With powerful microscopes and high-tech diagnostics that tease out chemical signatures and DNA telltales, pathologist Philippe Charlier pores over centuries-old remains to probe the riddles of history.
He has determined that Vatican-authenticated bone fragments said to have come from Joan of Arc were in fact from a cat and an Egyptian mummy.
Photo: AFP
He has confirmed that a mummified heart came from the uncrowned boy French king Louis XVII. He has crushed the folklore that said Napoleon was poisoned to death by his perfidious English captors.
Then in Diane de Poitiers, the mistress of King Henri II of France, Charlier made the shocking discovery that the 66-year-old had drunk an elixir of gold in what was apparently a desperate bid to keep her youth.
Now the scientist has turned his attentions to Richard the Lionheart, hoping to use what is left of his famous ticker to learn more about the legendary 12th-century English monarch.
Speaking at an exhibition on his work, Charlier referred to his ancient subjects as “patients,” for which a forensic scientist gradually develops a doctor-like relationship.
“One does tend to get attached,” he said.
Charlier used 3D imaging of a preserved skull to bring to life the face of French King Charles VII’s lover Agnes Sorel, the first woman in French history to hold the title of official mistress.
She died at the age of 28 in 1450, but her death mask belied the pixie-like beauty for which she was famed in life.
“Looking at it realistically, it’s ugly,” Charlier said of the mask, with its bulging forehead, small cheekbones and scrunched-up nose.
The scientist’s analysis determined that Sorel had died of mercury poisoning, an important ingredient of medical salts of the era.
Charlier’s laboratory is at the Raymond Poincare University Hospital in Garches, south of Paris.
In 2010, it confirmed that a severed head long thought to belong to Henry IV, murdered in 1610 by a Catholic fanatic, was indeed his — a finding that is disputed by some. Henry’s remains had been taken, along with those of other French nobles, from their tombs in the royal chapel at Saint-Denis in 1793 by revolutionaries, who tossed the remains into a pit.
The scientist is now examining a small sample of the heart of Richard I, who ruled England from 1189 to his death in 1199, apparently from blood poisoning after he was shot with an arrow.
Housed in the Gothic cathedral of Rouen, northern France, the relic comprises just a sprinkling of decomposed dust.
Charlier has taken “1mg or 2mg” of the precious remains and is carrying out chemical tests on them. The results are likely to be unveiled in the next three months, according to the French press.
The goal is to find out more about 12th-century embalming — the practice was carried out by barbers or even cooks — and perhaps identify the germ that killed the warrior-king.

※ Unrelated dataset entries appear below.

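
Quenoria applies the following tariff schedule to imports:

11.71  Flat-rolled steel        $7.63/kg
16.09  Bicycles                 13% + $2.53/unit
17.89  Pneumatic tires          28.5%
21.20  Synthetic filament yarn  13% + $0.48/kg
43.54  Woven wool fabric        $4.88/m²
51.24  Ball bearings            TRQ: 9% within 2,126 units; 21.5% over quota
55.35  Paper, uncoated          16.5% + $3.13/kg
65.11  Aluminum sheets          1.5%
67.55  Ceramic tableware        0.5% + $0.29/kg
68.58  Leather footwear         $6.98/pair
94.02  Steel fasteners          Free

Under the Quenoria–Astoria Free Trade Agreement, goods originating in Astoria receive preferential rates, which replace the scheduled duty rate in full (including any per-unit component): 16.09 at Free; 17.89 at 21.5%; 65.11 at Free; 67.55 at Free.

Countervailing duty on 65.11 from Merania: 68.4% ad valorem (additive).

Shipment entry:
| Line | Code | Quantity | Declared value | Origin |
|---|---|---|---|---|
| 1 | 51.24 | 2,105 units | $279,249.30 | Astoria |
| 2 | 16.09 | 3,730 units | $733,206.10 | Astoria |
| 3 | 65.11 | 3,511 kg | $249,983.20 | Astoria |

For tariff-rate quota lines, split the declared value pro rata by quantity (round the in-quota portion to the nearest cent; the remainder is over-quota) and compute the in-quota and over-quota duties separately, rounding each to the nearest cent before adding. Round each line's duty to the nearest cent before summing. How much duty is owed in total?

$25,132.44

Line 1 (51.24, Astoria, 2,105 units, $279,249.30):
Code 51.24 is under a tariff-rate quota (threshold 2,126 units). Quantity 2,105 units is within the quota, so the in-quota rate 9% applies to the full value.
Duty = $279,249.30 × 9% = $25,132.44.
Line 2 (16.09, Astoria, 3,730 units, $733,206.10):
Base rate for 16.09 is 13% + $2.53/unit.
Origin Astoria qualifies under the Quenoria–Astoria agreement and 16.09 is covered: preferential rate Free applies instead.
Duty = $733,206.10 × 0% = $0.00.
Line 3 (65.11, Astoria, 3,511 kg, $249,983.20):
Base rate for 65.11 is 1.5%.
Origin Astoria qualifies under the Quenoria–Astoria agreement and 65.11 is covered: preferential rate Free applies instead.
The additional-duty order on 65.11 targets Merania, not Astoria; it does not apply.
Duty = $249,983.20 × 0% = $0.00.
Total = $25,132.44 + $0.00 + $0.00 = $25,132.44.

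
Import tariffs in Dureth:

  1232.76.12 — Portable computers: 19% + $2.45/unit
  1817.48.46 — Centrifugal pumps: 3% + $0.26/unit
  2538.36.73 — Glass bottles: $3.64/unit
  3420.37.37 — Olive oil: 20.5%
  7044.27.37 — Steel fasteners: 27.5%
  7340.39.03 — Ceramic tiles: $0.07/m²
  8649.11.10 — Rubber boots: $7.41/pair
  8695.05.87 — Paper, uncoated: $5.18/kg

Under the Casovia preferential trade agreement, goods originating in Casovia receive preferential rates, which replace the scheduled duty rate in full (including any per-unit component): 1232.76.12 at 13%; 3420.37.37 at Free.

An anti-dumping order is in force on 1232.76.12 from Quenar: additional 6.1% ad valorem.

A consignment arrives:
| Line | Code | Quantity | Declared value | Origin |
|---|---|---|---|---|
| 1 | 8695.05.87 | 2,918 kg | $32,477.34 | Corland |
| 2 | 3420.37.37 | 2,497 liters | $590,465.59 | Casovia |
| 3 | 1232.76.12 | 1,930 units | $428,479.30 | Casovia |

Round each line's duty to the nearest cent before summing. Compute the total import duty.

Line 1 (8695.05.87, Corland, 2,918 kg, $32,477.34):
Base rate for 8695.05.87 is $5.18/kg.
Duty = 2,918 × $5.18 = $15,115.24.
Line 2 (3420.37.37, Casovia, 2,497 liters, $590,465.59):
Base rate for 3420.37.37 is 20.5%.
Origin Casovia qualifies under the Dureth–Casovia agreement and 3420.37.37 is covered: preferential rate Free applies instead.
Duty = $590,465.59 × 0% = $0.00.
Line 3 (1232.76.12, Casovia, 1,930 units, $428,479.30):
Base rate for 1232.76.12 is 19% + $2.45/unit.
Origin Casovia qualifies under the Dureth–Casovia agreement and 1232.76.12 is covered: preferential rate 13% applies instead.
The additional-duty order on 1232.76.12 targets Quenar, not Casovia; it does not apply.
Duty = $428,479.30 × 13% = $55,702.31.
Total = $15,115.24 + $0.00 + $55,702.31 = $70,817.55.

$70,817.55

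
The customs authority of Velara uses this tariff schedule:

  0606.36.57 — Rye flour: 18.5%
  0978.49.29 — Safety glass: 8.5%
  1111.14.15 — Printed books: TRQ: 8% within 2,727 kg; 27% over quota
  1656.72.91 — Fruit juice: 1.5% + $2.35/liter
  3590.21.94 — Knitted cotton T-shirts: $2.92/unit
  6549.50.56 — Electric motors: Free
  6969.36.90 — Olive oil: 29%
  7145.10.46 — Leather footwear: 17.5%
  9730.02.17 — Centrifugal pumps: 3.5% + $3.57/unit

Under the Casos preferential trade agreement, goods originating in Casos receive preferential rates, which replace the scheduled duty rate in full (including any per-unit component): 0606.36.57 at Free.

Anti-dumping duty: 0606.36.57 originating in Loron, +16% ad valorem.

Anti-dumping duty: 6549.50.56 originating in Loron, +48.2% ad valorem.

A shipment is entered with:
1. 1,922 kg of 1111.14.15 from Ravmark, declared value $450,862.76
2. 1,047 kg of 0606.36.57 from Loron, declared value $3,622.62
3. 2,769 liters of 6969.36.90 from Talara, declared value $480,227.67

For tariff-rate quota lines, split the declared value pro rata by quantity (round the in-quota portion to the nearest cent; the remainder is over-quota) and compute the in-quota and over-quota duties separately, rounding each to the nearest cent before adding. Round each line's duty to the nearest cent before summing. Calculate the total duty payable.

Line 1 (1111.14.15, Ravmark, 1,922 kg, $450,862.76):
Code 1111.14.15 is under a tariff-rate quota (threshold 2,727 kg). Quantity 1,922 kg is within the quota, so the in-quota rate 8% applies to the full value.
Duty = $450,862.76 × 8% = $36,069.02.
Line 2 (0606.36.57, Loron, 1,047 kg, $3,622.62):
Base rate for 0606.36.57 is 18.5%.
0606.36.57 has an FTA preferential rate, but origin Loron is not Casos; base rate stands.
Additional duty on 0606.36.57 from Loron: +16%. Applied ad valorem rate: 18.5% + 16% = 34.5%.
Duty = $3,622.62 × 34.5% = $1,249.80.
Line 3 (6969.36.90, Talara, 2,769 liters, $480,227.67):
Base rate for 6969.36.90 is 29%.
Duty = $480,227.67 × 29% = $139,266.02.
Total = $36,069.02 + $1,249.80 + $139,266.02 = $176,584.84.

$176,584.84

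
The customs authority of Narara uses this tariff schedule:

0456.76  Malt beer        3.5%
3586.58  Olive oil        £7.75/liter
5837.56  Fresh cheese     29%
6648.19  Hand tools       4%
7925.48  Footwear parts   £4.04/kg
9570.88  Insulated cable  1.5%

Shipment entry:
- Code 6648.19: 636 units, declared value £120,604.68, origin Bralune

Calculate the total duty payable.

Line 1 (6648.19, Bralune, 636 units, £120,604.68):
Base rate for 6648.19 is 4%.
Duty = £120,604.68 × 4% = £4,824.19.

£4,824.19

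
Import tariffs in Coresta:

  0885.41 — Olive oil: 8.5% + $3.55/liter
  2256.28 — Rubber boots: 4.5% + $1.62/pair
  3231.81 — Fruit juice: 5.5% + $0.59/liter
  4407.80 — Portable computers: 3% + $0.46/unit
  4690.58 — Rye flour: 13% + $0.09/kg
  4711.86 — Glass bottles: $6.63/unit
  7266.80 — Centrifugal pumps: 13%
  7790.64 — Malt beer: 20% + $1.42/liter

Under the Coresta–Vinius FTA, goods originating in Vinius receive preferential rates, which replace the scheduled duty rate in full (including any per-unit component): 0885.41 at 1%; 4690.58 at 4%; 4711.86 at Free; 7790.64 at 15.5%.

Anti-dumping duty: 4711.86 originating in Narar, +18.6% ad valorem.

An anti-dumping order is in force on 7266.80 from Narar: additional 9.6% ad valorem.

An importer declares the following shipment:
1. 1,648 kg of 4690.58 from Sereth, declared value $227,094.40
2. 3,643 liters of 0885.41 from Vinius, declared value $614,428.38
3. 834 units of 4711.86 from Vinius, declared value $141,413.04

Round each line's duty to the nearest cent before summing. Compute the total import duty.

Line 1 (4690.58, Sereth, 1,648 kg, $227,094.40):
Base rate for 4690.58 is 13% + $0.09/kg.
4690.58 has an FTA preferential rate, but origin Sereth is not Vinius; base rate stands.
Duty = $227,094.40 × 13% + 1,648 × $0.09 = $29,670.59.
Line 2 (0885.41, Vinius, 3,643 liters, $614,428.38):
Base rate for 0885.41 is 8.5% + $3.55/liter.
Origin Vinius qualifies under the Coresta–Vinius agreement and 0885.41 is covered: preferential rate 1% applies instead.
Duty = $614,428.38 × 1% = $6,144.28.
Line 3 (4711.86, Vinius, 834 units, $141,413.04):
Base rate for 4711.86 is $6.63/unit.
Origin Vinius qualifies under the Coresta–Vinius agreement and 4711.86 is covered: preferential rate Free applies instead.
The additional-duty order on 4711.86 targets Narar, not Vinius; it does not apply.
Duty = $141,413.04 × 0% = $0.00.
Total = $29,670.59 + $6,144.28 + $0.00 = $35,814.87.

$35,814.87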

“We know virtually nothing about the [embalming] techniques of that time,” Charlier told the Parisien daily. “It is a forensic challenge. We want to get the maximum information from the smallest possible sample.”

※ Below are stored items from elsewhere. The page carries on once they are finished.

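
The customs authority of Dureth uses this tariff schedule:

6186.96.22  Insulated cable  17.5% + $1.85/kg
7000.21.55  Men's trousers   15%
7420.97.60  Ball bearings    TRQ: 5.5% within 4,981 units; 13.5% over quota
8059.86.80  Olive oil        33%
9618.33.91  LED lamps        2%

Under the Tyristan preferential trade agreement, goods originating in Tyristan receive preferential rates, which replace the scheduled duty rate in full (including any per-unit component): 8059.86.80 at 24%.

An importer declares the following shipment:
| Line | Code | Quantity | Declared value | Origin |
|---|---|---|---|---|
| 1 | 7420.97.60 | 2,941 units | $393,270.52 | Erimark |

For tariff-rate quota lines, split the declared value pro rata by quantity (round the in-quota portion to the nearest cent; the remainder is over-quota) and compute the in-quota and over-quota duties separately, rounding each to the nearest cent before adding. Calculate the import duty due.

$21,629.88

Line 1 (7420.97.60, Erimark, 2,941 units, $393,270.52):
Code 7420.97.60 is under a tariff-rate quota (threshold 4,981 units). Quantity 2,941 units is within the quota, so the in-quota rate 5.5% applies to the full value.
Duty = $393,270.52 × 5.5% = $21,629.88.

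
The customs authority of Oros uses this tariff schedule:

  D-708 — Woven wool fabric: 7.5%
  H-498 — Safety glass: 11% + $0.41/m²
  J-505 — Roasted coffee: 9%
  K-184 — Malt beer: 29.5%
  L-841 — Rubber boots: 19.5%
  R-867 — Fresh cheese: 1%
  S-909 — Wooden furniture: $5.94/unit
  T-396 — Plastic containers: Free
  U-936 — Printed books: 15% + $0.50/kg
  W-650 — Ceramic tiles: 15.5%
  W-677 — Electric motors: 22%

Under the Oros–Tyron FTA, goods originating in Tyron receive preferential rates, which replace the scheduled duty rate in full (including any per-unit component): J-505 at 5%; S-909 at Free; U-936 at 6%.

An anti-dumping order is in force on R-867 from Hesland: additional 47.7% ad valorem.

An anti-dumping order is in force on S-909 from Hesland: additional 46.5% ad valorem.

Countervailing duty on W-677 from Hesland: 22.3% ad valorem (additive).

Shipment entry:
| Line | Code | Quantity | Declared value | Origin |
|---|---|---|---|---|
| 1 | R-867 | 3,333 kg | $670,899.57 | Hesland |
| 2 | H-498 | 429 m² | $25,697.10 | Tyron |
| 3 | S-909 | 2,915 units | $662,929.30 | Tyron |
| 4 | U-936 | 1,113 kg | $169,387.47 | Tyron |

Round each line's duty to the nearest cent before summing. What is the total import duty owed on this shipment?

Line 1 (R-867, Hesland, 3,333 kg, $670,899.57):
Base rate for R-867 is 1%.
Additional duty on R-867 from Hesland: +47.7%. Applied ad valorem rate: 1% + 47.7% = 48.7%.
Duty = $670,899.57 × 48.7% = $326,728.09.
Line 2 (H-498, Tyron, 429 m², $25,697.10):
Base rate for H-498 is 11% + $0.41/m².
Origin Tyron is the FTA partner but H-498 is not on the preference list; base rate stands.
Duty = $25,697.10 × 11% + 429 × $0.41 = $3,002.57.
Line 3 (S-909, Tyron, 2,915 units, $662,929.30):
Base rate for S-909 is $5.94/unit.
Origin Tyron qualifies under the Oros–Tyron agreement and S-909 is covered: preferential rate Free applies instead.
The additional-duty order on S-909 targets Hesland, not Tyron; it does not apply.
Duty = $662,929.30 × 0% = $0.00.
Line 4 (U-936, Tyron, 1,113 kg, $169,387.47):
Base rate for U-936 is 15% + $0.50/kg.
Origin Tyron qualifies under the Oros–Tyron agreement and U-936 is covered: preferential rate 6% applies instead.
Duty = $169,387.47 × 6% = $10,163.25.
Total = $326,728.09 + $3,002.57 + $0.00 + $10,163.25 = $339,893.91.

$339,893.91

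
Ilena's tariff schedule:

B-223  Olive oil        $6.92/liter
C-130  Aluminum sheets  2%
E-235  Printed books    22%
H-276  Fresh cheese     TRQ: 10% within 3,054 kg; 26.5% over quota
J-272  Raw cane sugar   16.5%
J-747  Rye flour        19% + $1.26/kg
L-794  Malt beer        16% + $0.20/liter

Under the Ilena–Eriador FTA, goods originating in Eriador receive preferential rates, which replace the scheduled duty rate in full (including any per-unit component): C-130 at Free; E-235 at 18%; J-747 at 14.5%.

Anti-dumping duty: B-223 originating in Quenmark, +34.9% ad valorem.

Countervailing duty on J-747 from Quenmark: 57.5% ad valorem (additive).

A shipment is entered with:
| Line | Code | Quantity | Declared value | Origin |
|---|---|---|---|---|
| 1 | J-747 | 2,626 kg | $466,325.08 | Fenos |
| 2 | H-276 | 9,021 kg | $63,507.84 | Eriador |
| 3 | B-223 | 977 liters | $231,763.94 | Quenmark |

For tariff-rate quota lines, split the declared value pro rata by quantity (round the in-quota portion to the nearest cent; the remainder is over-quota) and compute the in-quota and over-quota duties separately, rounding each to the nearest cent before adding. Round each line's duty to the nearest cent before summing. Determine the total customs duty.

$192,839.05

Line 1 (J-747, Fenos, 2,626 kg, $466,325.08):
Base rate for J-747 is 19% + $1.26/kg.
J-747 has an FTA preferential rate, but origin Fenos is not Eriador; base rate stands.
The additional-duty order on J-747 targets Quenmark, not Fenos; it does not apply.
Duty = $466,325.08 × 19% + 2,626 × $1.26 = $91,910.53.
Line 2 (H-276, Eriador, 9,021 kg, $63,507.84):
Code H-276 is under a tariff-rate quota (threshold 3,054 kg). In-quota: 3,054 kg at 10%; over-quota: 5,967 kg at 26.5%.
Pro-rata value split: in-quota = $63,507.84 × 3,054/9,021 = $21,500.16; over-quota = $63,507.84 − $21,500.16 = $42,007.68.
In-quota duty = $21,500.16 × 10% = $2,150.02. Over-quota duty = $42,007.68 × 26.5% = $11,132.04.
Line duty = $2,150.02 + $11,132.04 = $13,282.06.
Line 3 (B-223, Quenmark, 977 liters, $231,763.94):
Base rate for B-223 is $6.92/liter.
Additional duty on B-223 from Quenmark: +34.9% ad valorem. Applied ad valorem rate = 34.9%.
Duty = $231,763.94 × 34.9% + 977 × $6.92 = $87,646.46.
Total = $91,910.53 + $13,282.06 + $87,646.46 = $192,839.05.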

Richard is often described in textbooks as a pious leader, brave soldier and a dashing man of letters, but historians say this version masks a life of brutality, bloodshed and religious intolerance.
He led the Third Crusade of the Christian world against Muslims who had captured Jerusalem in the 12th century. He died at the age of 42 after being shot with a crossbow during a siege of the castle of Chalus-Chabrol in France.